By Christopher Cheney
Hospital discharge to a post-acute setting is often among the most daunting challenges that patients and their families face.
An estimated one in five hospitalized patients are discharged to post-acute care settings such as skilled nursing facilities (SNFs) or long-term care hospitals. However, the decisions are usually rushed, and options are often unclear, which can result in placements with low-quality care and negative outcomes such as hospital readmission.
A recent report from the United Hospital Fund found discharge planning can fail patients seeking to find high-quality post-acute care providers.
“The system-centered interests of payers, providers, and regulators often take precedence over patients’ needs—when the interests of patients, whose recovery is at stake, should be front and center. Support for careful assessment of post-acute care options, an ingredient that should be essential to discharge planning, is hard to come by and risky if missing,” the report’s researchers wrote.
Patients and their families face several hurdles when selecting post-acute care providers, the United Hospital Fund report says.
- In a speedy discharge process that is usually less than 48 hours, patients and families play the leading role in finding post-acute care providers often with little familiarity about the services offered or health insurance coverage.
- Quality of care varies between providers, which can result in poor outcomes and significant out-of-pocket costs.
- In markets with multiple providers, patients and families are usually ill-equipped to make informed decisions.
- Most patients want hospital staff to help them find post-acute care providers, but federal law gives Medicare beneficiaries choice in selecting providers and blocks hospitals from offering specific recommendations.
- Post-acute care is costly. In 2016, the cost of care for Medicare beneficiaries in post-acute settings was more than $60 billion.
In the discharge process, patients and their families are often given bewildering lists of providers, the report authors wrote.
“Patients who will be discharged to home with certified home health agency services are generally given a list of the names, addresses, and phone numbers of agencies in the surrounding area and asked to choose an agency. When post-acute care at a facility is required, discharge planners distribute similar contact lists for SNFs located in the region, indicate which ones accept a patient’s insurance, and ask patients to identify several choices,” they wrote.
Better discharge planning
Hospitals and their discharge teams can help patients and their families rise to the challenge of selecting appropriate post-acute care providers, the co-author of the report told HealthLeaders this week.
“There are tradeoffs involved in many decisions about post-acute care, which discharge planners could discuss with patients and family members. That kind of guided discussion or review could help patients and families weigh the advantages and disadvantages of their options, and determine how their priorities and needs could be best accommodated,” said Lynn Rogut, director of Quality Measurement and Care Transformation at the United Hospital Fund’s Quality Institute.
Re-engineering discharge planning to make it less complex is a significant hurdle for hospitals, Rogut said.

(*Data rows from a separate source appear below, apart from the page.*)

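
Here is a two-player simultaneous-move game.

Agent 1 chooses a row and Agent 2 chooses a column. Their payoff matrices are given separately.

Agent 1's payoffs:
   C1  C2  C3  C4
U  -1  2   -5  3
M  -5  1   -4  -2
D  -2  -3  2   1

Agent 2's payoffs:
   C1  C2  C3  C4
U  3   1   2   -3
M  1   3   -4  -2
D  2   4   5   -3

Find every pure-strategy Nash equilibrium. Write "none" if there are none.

Pure-strategy Nash equilibria: (U, C1); (D, C3)

Check each profile: it is a Nash equilibrium iff no player can strictly gain by switching unilaterally.
(U, C1): Agent 1 gets -1, best alternative -2; Agent 2 gets 3, best alternative 2. No profitable deviation — NE.
(U, C2): Agent 2 can switch to C1 (1 → 3). Not NE.
(U, C3): Agent 1 can switch to M (-5 → -4). Not NE.
(U, C4): Agent 2 can switch to C1 (-3 → 3). Not NE.
(M, C1): Agent 1 can switch to U (-5 → -1). Not NE.
(M, C2): Agent 1 can switch to U (1 → 2). Not NE.
(M, C3): Agent 1 can switch to D (-4 → 2). Not NE.
(M, C4): Agent 1 can switch to U (-2 → 3). Not NE.
(D, C1): Agent 1 can switch to U (-2 → -1). Not NE.
(D, C3): Agent 1 gets 2, best alternative -4; Agent 2 gets 5, best alternative 4. No profitable deviation — NE.
(The remaining 2 profiles each have a profitable deviation by the same check.)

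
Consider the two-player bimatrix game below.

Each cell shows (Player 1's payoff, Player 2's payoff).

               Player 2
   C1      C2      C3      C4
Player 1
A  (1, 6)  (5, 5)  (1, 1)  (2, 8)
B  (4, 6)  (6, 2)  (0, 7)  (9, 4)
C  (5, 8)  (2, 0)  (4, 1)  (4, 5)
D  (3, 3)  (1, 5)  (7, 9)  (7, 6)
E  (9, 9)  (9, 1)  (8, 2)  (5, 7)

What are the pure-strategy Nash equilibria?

Player 1 against C1: payoffs 1, 4, 5, 3, 9 → best response E.
Player 1 against C2: payoffs 5, 6, 2, 1, 9 → best response E.
Player 1 against C3: payoffs 1, 0, 4, 7, 8 → best response E.
Player 1 against C4: payoffs 2, 9, 4, 7, 5 → best response B.
Player 2 against A: payoffs 6, 5, 1, 8 → best response C4.
Player 2 against B: payoffs 6, 2, 7, 4 → best response C3.
Player 2 against C: payoffs 8, 0, 1, 5 → best response C1.
Player 2 against D: payoffs 3, 5, 9, 6 → best response C3.
Player 2 against E: payoffs 9, 1, 2, 7 → best response C1.
Mutual best responses: (E, C1).

Pure NE: (E, C1)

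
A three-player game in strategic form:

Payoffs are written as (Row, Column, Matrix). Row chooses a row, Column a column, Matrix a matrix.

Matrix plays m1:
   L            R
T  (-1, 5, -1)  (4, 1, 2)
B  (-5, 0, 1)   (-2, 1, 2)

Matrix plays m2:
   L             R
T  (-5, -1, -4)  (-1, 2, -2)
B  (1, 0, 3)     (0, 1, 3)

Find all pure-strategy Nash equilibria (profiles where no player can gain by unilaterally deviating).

(T, L, m1); (B, R, m2)

(T, L, m1): Row gets -1, best alternative -5; Column gets 5, best alternative 1; Matrix gets -1, best alternative -4. No profitable deviation — NE.
(T, L, m2): Row can switch to B (-5 → 1). Not NE.
(T, R, m1): Column can switch to L (1 → 5). Not NE.
(T, R, m2): Row can switch to B (-1 → 0). Not NE.
(B, L, m1): Row can switch to T (-5 → -1). Not NE.
(B, L, m2): Column can switch to R (0 → 1). Not NE.
(B, R, m1): Row can switch to T (-2 → 4). Not NE.
(B, R, m2): Row gets 0, best alternative -1; Column gets 1, best alternative 0; Matrix gets 3, best alternative 2. No profitable deviation — NE.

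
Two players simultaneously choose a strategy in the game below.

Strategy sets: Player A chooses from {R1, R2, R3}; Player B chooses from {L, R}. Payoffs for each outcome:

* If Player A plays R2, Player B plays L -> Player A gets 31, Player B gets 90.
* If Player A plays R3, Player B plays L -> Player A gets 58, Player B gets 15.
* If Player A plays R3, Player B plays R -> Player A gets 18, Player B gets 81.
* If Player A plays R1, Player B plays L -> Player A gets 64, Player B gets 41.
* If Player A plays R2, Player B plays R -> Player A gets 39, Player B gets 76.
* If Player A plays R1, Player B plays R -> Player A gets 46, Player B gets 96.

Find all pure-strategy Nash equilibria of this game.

Pure NE: (R1, R)

Player A against L: payoffs 64, 31, 58 → best response R1.
Player A against R: payoffs 46, 39, 18 → best response R1.
Player B against R1: payoffs 41, 96 → best response R.
Player B against R2: payoffs 90, 76 → best response L.
Player B against R3: payoffs 15, 81 → best response R.
Mutual best responses: (R1, R).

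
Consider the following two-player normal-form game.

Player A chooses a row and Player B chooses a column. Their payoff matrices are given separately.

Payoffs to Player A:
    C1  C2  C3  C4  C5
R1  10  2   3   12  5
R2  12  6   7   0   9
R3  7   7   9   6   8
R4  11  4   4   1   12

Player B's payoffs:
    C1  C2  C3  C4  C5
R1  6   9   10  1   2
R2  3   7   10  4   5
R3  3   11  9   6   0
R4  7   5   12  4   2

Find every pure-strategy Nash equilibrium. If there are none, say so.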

“For the most part, discharge planning continues to lack standardized protocols, and it can vary from patient to patient, and hospital to hospital. Placing patients at the center and standardizing the process to the extent possible could begin to help, but the involvement of external parties such as health plans, the individual needs of each patient, and other ‘system’ constraints will also need to be considered,” she said.
Discharge planners should strive to help patients and their families understand their options, Rogut said.

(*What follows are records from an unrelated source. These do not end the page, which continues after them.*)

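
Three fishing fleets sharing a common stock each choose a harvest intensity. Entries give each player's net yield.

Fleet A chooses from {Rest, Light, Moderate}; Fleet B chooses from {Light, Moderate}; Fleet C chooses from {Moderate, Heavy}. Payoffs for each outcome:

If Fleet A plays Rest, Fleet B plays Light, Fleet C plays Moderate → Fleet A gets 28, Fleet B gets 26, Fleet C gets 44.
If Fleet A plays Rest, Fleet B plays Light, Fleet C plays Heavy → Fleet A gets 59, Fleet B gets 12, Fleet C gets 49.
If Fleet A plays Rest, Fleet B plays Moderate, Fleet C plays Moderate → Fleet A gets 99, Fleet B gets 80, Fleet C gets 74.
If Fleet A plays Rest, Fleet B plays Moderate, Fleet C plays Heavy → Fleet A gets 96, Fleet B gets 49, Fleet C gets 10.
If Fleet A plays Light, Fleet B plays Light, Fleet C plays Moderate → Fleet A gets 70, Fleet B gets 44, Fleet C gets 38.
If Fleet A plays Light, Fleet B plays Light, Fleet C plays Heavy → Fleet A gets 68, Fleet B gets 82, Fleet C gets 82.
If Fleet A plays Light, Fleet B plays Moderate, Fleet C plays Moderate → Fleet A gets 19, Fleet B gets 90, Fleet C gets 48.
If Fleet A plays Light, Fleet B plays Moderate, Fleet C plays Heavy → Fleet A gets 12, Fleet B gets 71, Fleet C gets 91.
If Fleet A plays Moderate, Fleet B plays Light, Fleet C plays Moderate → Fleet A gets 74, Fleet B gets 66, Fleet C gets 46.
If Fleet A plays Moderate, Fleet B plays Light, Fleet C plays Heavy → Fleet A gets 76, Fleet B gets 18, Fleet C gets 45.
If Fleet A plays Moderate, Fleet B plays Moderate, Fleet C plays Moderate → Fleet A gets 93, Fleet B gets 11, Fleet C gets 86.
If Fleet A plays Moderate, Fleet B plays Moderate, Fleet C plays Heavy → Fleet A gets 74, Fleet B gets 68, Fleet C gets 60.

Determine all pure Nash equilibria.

Pure-strategy Nash equilibria: (Rest, Moderate, Moderate), (Moderate, Light, Moderate)

(Rest, Light, Moderate): Fleet A can switch to Light (28 → 70). Not NE.
(Rest, Light, Heavy): Fleet A can switch to Light (59 → 68). Not NE.
(Rest, Moderate, Moderate): Fleet A gets 99, best alternative 93; Fleet B gets 80, best alternative 26; Fleet C gets 74, best alternative 10. No profitable deviation — NE.
(Rest, Moderate, Heavy): Fleet C can switch to Moderate (10 → 74). Not NE.
(Light, Light, Moderate): Fleet A can switch to Moderate (70 → 74). Not NE.
(Light, Light, Heavy): Fleet A can switch to Moderate (68 → 76). Not NE.
(Light, Moderate, Moderate): Fleet A can switch to Rest (19 → 99). Not NE.
(Light, Moderate, Heavy): Fleet A can switch to Rest (12 → 96). Not NE.
(Moderate, Light, Moderate): Fleet A gets 74, best alternative 70; Fleet B gets 66, best alternative 11; Fleet C gets 46, best alternative 45. No profitable deviation — NE.
(Moderate, Light, Heavy): Fleet B can switch to Moderate (18 → 68). Not NE.
(Moderate, Moderate, Moderate): Fleet A can switch to Rest (93 → 99). Not NE.
(Moderate, Moderate, Heavy): Fleet A can switch to Rest (74 → 96). Not NE.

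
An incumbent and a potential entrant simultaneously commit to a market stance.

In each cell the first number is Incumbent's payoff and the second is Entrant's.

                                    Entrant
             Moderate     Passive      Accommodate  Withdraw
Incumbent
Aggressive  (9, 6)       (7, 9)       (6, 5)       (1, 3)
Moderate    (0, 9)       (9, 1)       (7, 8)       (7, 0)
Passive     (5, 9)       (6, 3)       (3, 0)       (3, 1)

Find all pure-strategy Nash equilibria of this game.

For each player, find the best response to each opponent profile; mutual best responses are the pure NE.
Incumbent against Moderate: payoffs 9, 0, 5 → best response Aggressive.
Incumbent against Passive: payoffs 7, 9, 6 → best response Moderate.
Incumbent against Accommodate: payoffs 6, 7, 3 → best response Moderate.
Incumbent against Withdraw: payoffs 1, 7, 3 → best response Moderate.
Entrant against Aggressive: payoffs 6, 9, 5, 3 → best response Passive.
Entrant against Moderate: payoffs 9, 1, 8, 0 → best response Moderate.
Entrant against Passive: payoffs 9, 3, 0, 1 → best response Moderate.
No profile is a mutual best response for all players.

There is no pure-strategy Nash equilibrium.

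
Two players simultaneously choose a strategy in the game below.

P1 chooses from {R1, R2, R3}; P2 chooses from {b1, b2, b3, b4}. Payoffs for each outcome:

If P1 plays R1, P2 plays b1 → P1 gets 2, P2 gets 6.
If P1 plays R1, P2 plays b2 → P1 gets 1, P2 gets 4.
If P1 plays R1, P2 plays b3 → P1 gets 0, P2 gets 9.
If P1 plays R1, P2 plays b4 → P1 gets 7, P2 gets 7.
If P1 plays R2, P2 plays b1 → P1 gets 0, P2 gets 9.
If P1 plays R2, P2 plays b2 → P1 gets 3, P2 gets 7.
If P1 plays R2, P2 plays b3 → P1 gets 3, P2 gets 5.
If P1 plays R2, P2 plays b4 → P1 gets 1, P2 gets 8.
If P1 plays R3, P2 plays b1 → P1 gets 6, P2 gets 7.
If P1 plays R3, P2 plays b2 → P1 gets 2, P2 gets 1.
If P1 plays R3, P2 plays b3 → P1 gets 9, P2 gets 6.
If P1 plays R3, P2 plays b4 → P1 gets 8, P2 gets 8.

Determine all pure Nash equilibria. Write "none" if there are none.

Pure NE: (R3, b4)

(R1, b1): P1 can switch to R3 (2 → 6). Not NE.
(R1, b2): P1 can switch to R2 (1 → 3). Not NE.
(R1, b3): P1 can switch to R2 (0 → 3). Not NE.
(R1, b4): P1 can switch to R3 (7 → 8). Not NE.
(R2, b1): P1 can switch to R1 (0 → 2). Not NE.
(R2, b2): P2 can switch to b1 (7 → 9). Not NE.
(R3, b4): P1 gets 8, best alternative 7; P2 gets 8, best alternative 7. No profitable deviation — NE.
(The remaining 5 profiles each have a profitable deviation by the same check.)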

“The range of options any individual patient has can be limited by medical care needs, social factors such as the home environment, insurance coverage, availability of community services and supports, and many other factors. Still, it is important for discharge planners to clearly explain the full range of options available at home, in the community such as adult day healthcare, in assisted living facilities, or in skilled nursing facilities. They should also ensure that patients and families understand and know what to expect from post-acute care services.”

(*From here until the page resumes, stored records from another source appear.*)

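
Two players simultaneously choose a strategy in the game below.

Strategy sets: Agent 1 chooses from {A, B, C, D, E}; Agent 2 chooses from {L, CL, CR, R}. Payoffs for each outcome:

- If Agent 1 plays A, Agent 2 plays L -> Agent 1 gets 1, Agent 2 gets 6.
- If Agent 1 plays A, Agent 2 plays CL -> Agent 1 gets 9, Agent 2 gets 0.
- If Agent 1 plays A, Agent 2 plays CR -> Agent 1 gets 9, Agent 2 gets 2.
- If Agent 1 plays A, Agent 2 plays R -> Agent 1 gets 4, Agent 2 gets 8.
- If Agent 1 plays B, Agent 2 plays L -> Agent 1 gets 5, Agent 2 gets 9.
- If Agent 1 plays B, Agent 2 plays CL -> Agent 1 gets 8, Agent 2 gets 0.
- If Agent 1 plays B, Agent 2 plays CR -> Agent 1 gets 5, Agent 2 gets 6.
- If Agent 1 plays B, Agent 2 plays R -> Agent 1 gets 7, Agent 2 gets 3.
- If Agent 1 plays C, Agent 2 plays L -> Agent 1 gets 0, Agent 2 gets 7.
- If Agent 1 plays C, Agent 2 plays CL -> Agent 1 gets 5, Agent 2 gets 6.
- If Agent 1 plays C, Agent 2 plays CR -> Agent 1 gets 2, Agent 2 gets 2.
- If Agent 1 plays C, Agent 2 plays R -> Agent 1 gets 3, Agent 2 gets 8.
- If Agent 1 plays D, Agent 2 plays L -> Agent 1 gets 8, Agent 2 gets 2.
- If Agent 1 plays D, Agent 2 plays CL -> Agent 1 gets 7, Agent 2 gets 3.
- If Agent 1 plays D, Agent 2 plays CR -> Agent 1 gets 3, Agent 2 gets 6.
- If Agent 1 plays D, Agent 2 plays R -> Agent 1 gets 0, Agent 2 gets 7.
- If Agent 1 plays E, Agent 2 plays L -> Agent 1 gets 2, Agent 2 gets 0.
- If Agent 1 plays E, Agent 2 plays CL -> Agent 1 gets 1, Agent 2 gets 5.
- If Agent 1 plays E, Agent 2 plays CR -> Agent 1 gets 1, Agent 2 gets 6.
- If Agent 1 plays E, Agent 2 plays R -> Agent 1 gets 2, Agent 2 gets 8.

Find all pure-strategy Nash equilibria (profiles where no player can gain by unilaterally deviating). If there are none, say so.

For each player, find the best response to each opponent profile; mutual best responses are the pure NE.
Agent 1 against L: payoffs 1, 5, 0, 8, 2 → best response D.
Agent 1 against CL: payoffs 9, 8, 5, 7, 1 → best response A.
Agent 1 against CR: payoffs 9, 5, 2, 3, 1 → best response A.
Agent 1 against R: payoffs 4, 7, 3, 0, 2 → best response B.
Agent 2 against A: payoffs 6, 0, 2, 8 → best response R.
Agent 2 against B: payoffs 9, 0, 6, 3 → best response L.
Agent 2 against C: payoffs 7, 6, 2, 8 → best response R.
Agent 2 against D: payoffs 2, 3, 6, 7 → best response R.
Agent 2 against E: payoffs 0, 5, 6, 8 → best response R.
No profile is a mutual best response for all players.

This game has no pure Nash equilibrium.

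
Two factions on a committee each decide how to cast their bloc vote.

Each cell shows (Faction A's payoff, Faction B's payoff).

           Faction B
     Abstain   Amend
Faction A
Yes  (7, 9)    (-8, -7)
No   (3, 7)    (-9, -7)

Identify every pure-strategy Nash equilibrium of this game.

(Yes, Abstain): Faction A gets 7, best alternative 3; Faction B gets 9, best alternative -7. No profitable deviation — NE.
(Yes, Amend): Faction B can switch to Abstain (-7 → 9). Not NE.
(No, Abstain): Faction A can switch to Yes (3 → 7). Not NE.
(No, Amend): Faction A can switch to Yes (-9 → -8). Not NE.

The unique pure-strategy Nash equilibrium is (Yes, Abstain).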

Patients and families often turn to online resources to find post-acute care providers, Rogut and her co-authors wrote.
“Most hospital discharge planning staff refer patients and family caregivers to the ‘Compare’ sites for home health agencies and nursing homes that are sponsored by the Centers for Medicare & Medicaid Services (CMS). Home Health Compare contains performance ratings for all Medicare-certified home health agencies based on data from insurance claims, standard patient assessments that agencies submit to CMS, and other information collected by state regulators and CMS,” they wrote.
Home Health Compare features a pair of star ratings—one gauges quality of care and the other reflects patient experience.
Nursing Home Compare provides star ratings for Medicare- and Medicaid-certified nursing homes. The star ratings reflect the results of state health inspections and data that nursing homes submit to CMS on staffing levels and quality performance.
Yelp and Facebook have reviews of SNFs and home health agencies. However, the report’s co-authors say these websites are not as reliable as the Compare sites. “Until the numbers of consumer reviews grow, they can be subject to bias and should be interpreted with caution,” they wrote.